Blow me down with a feather…

… as they used to say! It’s a looooong story, but for a long time I’ve been saving up for, and agitating for, a stove for the fireplace in the living room. We have lived for long enough with a small 1980s brick-arch fireplace, which wasn’t a terrible eyesore, but really didn’t quite gel with the room. It was a very small opening into quite a large chimney, so created a horrendously cold through-draft, and made a scary loud booming noise whenever the wind outside got up a bit. The energetic draft meant that fires “took” very easily & the flames shot off up the chimney, warming the atmosphere nicely & setting fire to the chimney pot more than once, but doing almost nothing for those of us shivering in the room below. It usually burnt out very quickly, thus necessitating frequent trips to buy wood in winter, even though our garden produces quite a lot.

So a stove seemed like a sensible investment. However it was not a straightforward installation, as the flue bends around a small, now bricked-in, fireplace in the room above, so the liner couldn’t be dropped straight down. And the opening had to be enlarged to something like its original dimensions, or maybe just a bit bigger, as I wanted to be able to pop a kettle and/or casserole dish on the top in case of power cuts, or even just to utilise “free” heat.

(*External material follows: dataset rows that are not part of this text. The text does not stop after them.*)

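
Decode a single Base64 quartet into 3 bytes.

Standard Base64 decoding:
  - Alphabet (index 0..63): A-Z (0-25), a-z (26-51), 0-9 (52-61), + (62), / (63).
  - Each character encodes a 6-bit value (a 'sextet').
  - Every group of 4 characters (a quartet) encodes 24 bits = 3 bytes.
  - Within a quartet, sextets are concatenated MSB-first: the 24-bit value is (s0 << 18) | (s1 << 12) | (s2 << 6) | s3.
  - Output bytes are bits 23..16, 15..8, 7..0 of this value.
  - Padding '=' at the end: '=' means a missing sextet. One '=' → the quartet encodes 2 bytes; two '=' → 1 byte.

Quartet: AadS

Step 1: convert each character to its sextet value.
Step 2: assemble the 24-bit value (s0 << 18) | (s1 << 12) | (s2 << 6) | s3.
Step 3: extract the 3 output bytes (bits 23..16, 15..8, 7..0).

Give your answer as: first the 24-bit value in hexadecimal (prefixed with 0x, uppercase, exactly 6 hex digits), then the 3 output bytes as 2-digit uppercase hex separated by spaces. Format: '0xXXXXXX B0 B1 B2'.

Answer: 0x01A752 01 A7 52

Derivation:
Sextets: A=0, a=26, d=29, S=18
24-bit: (0<<18) | (26<<12) | (29<<6) | 18
      = 0x000000 | 0x01A000 | 0x000740 | 0x000012
      = 0x01A752
Bytes: (v>>16)&0xFF=01, (v>>8)&0xFF=A7, v&0xFF=52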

Anyway, to cut to the chase, it’s installed now. Mysteriously the room looks a whole lot bigger, and is quite a bit warmer even when it’s not lit, as the vicious draft has just died away now the chimney isn’t “open” all the time. But the first thing that happened was that our ex-feral feline friend took such a shine to the stove that she actually singed her tail, wanting to sit so close to it. A fire-guard or screen was called for…

hotcat
There seems to be some impediment…

 

We had a little folding-screen fireguard for the brick-arch open fire. It wasn’t big enough or stable enough to discourage a heat-seeking feline missile from getting into the new enlarged opening. So I started to research fireguards & fire screens… oh dear! However have I lived this long without a bejewelled fireguard?! You could spend an absolute fortune and some of them are utterly gorgeous. I really, really fell for a candle-holding gothic triptych, which would have done the winter job perfectly well & looked stunning with the candles lit in summer too…sadly, it just wasn’t quite wide enough. And nothing was quite the right height, or the right shape, or the right colour.

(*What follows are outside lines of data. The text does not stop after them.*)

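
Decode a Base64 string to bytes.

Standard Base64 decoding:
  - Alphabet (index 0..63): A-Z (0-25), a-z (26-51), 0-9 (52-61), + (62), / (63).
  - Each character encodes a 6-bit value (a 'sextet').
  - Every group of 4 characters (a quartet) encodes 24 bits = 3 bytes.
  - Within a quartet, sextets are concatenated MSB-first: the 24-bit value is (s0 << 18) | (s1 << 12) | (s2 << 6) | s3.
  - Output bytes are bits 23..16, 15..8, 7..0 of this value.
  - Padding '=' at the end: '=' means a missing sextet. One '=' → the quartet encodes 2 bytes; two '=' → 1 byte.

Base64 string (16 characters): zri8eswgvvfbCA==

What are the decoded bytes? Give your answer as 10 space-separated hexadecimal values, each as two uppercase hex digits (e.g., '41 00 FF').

After char 0 ('z'=51): chars_in_quartet=1 acc=0x33 bytes_emitted=0
After char 1 ('r'=43): chars_in_quartet=2 acc=0xCEB bytes_emitted=0
After char 2 ('i'=34): chars_in_quartet=3 acc=0x33AE2 bytes_emitted=0
After char 3 ('8'=60): chars_in_quartet=4 acc=0xCEB8BC -> emit CE B8 BC, reset; bytes_emitted=3
After char 4 ('e'=30): chars_in_quartet=1 acc=0x1E bytes_emitted=3
After char 5 ('s'=44): chars_in_quartet=2 acc=0x7AC bytes_emitted=3
After char 6 ('w'=48): chars_in_quartet=3 acc=0x1EB30 bytes_emitted=3
After char 7 ('g'=32): chars_in_quartet=4 acc=0x7ACC20 -> emit 7A CC 20, reset; bytes_emitted=6
After char 8 ('v'=47): chars_in_quartet=1 acc=0x2F bytes_emitted=6
After char 9 ('v'=47): chars_in_quartet=2 acc=0xBEF bytes_emitted=6
After char 10 ('f'=31): chars_in_quartet=3 acc=0x2FBDF bytes_emitted=6
After char 11 ('b'=27): chars_in_quartet=4 acc=0xBEF7DB -> emit BE F7 DB, reset; bytes_emitted=9
After char 12 ('C'=2): chars_in_quartet=1 acc=0x2 bytes_emitted=9
After char 13 ('A'=0): chars_in_quartet=2 acc=0x80 bytes_emitted=9
Padding '==': partial quartet acc=0x80 -> emit 08; bytes_emitted=10

Answer: CE B8 BC 7A CC 20 BE F7 DB 08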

So I did what I always do in these tricky situations; I went down to the Tip and peered into the Metal skip. And there, bang on cue, were not one, but two candle screens… A bit of fishing with a long, strong hook and they were straight into my car ready for further duties. One, a brass one, is lovely but far too narrow, but the other, in black curly wire, was just about exactly the right height & width, and still had all its little glass candle holders intact, even after being thrown into the skip! They are both wall-hung panels, rather than fire screens, but it hasn’t been too hard to wire two of the folding panels from the old fireguard onto the sides so that it stand unsupported, fills the opening & is quite stable & pretty sturdy too. The brass one has gone for sale on my stall at Molly’s Den and should more than cover the price I paid for both of them.

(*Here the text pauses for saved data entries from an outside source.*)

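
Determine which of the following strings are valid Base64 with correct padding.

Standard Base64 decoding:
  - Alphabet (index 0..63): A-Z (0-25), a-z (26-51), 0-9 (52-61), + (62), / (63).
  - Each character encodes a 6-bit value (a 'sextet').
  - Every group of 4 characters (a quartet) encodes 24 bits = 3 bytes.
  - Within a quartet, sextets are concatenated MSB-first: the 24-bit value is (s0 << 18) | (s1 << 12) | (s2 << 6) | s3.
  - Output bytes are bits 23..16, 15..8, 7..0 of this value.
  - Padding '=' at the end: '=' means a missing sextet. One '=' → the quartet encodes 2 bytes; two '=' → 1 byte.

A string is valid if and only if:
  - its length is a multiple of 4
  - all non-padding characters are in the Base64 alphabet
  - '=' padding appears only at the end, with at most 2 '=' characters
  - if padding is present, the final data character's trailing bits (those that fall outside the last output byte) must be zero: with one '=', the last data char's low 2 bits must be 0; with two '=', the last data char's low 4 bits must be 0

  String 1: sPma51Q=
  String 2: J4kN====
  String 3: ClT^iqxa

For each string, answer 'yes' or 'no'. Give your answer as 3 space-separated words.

String 1: 'sPma51Q=' → valid
String 2: 'J4kN====' → invalid (4 pad chars (max 2))
String 3: 'ClT^iqxa' → invalid (bad char(s): ['^'])

Answer: yes no no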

Talk about serendipity; there’s something almost cosmic about the timing. I decide I really, really want a candle-screen, and lo & behold! A candle-screen that’s almost perfect for the job turns up, that very day. It’d be rude not to use it, wouldn’t it?

firescreen
Safety in spiral form…

 

3 thoughts on “Blow me down with a feather…

  1. Colleen P. December 12, 2014 / 7:45 pm

    Oh isn’t it lovely! I agree, it would just be insulting to the universe not to use it, the universe having so kindly arranged for this serendipitous gathering!

  2. stephwynnalicebradley December 14, 2014 / 9:39 pm

    what a lovely tale 🙂

  3. M Stevens December 15, 2014 / 3:48 pm

    It looks lovely, animals are always drawn to the heat, I love your lantern by the fire also.